Speech Chain for Semi-supervised Learning of Japanese-English Code-switching ASR
Sahoko Nakayama
Code-switching (CS) speech, in which speakers alternate two or more languages in the same utterance, often occurs in multilingual communities. Such a phenomenon poses challenges for automatic speech recognition (ASR), since a system needs to be able to handle the multilingual input with unpredictable switching position in an utterance. We may find code-switching text or code-switching speech in social media, but parallel text and speech of code-switching data suitable for training ASR are mostly difficult to collect. However, most existing approaches, developed for bilingual code-switching, mainly focused on supervised learning with CS data.

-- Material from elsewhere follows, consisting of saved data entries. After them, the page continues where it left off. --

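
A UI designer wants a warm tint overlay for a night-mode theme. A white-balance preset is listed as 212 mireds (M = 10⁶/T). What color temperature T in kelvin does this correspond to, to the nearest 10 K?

4720 K

T = 10⁶ / 212 = 4716.98 K → 4720 K.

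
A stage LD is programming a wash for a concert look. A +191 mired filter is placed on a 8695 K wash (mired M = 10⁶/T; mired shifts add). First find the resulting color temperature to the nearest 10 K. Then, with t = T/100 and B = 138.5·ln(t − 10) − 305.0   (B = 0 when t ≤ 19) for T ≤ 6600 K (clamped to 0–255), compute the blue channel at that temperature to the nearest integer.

127

M_in = 10⁶/8695 = 115.01; M_out = 115.01 + (+191) = 306.01.
T_out = 10⁶/306.01 = 3267.9 K → 3270 K; t = 32.7.
B = 138.5·ln(32.7 − 10) − 305.0 = 138.5·ln 22.7 − 305.0 = 138.5·3.1224 − 305.0 = 127.448.
Rounded: 127.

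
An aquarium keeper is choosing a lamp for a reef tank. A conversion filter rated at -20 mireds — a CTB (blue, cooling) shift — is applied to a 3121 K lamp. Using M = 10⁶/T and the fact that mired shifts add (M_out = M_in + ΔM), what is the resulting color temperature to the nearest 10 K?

3330 K

M_in = 10⁶/3121 = 320.41 mireds.
M_out = 320.41 + (-20) = 300.41 mireds.
T_out = 10⁶/300.41 = 3328.8 K → 3330 K.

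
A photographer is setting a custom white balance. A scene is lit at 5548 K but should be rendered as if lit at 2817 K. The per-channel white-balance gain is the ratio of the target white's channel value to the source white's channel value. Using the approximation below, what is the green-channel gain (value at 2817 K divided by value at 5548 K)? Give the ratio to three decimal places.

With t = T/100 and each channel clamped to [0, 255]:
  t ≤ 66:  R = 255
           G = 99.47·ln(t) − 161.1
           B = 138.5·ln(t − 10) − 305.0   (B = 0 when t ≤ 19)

At 5548 K (t = 55.48):
  G = 99.47·ln 55.48 − 161.1 = 99.47·4.0160 − 161.1 = 238.374.
At 2817 K (t = 28.17):
  G = 99.47·ln 28.17 − 161.1 = 99.47·3.3383 − 161.1 = 170.956.
Gain = 170.956 / 238.374 = 0.7172 → 0.717.

0.717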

In this study, we enable ASR to learn code-switching in a semi-supervised fashion by utilizing a speech chain framework based on deep learning. Our study constructs sequence-to-sequence models for Japanese-English code-switching ASR and text-to-speech (TTS) that are jointly trained through a loop connection. We first separately train ASR and TTS systems with the parallel speech-text of monolingual Japanese and English data (supervised learning). After that, we perform a speech chain with only code-switching text or code-switching speech (unsupervised learning). We used TTS to generate speech for data augmentation, and conducted two kinds of experiments, experiments using speech synthesized by TTS and experiments using natural speech. Both experimental results reveal that such closed-loop architecture allows ASR to learn from each other and improve the performance even without any parallel code-switching data.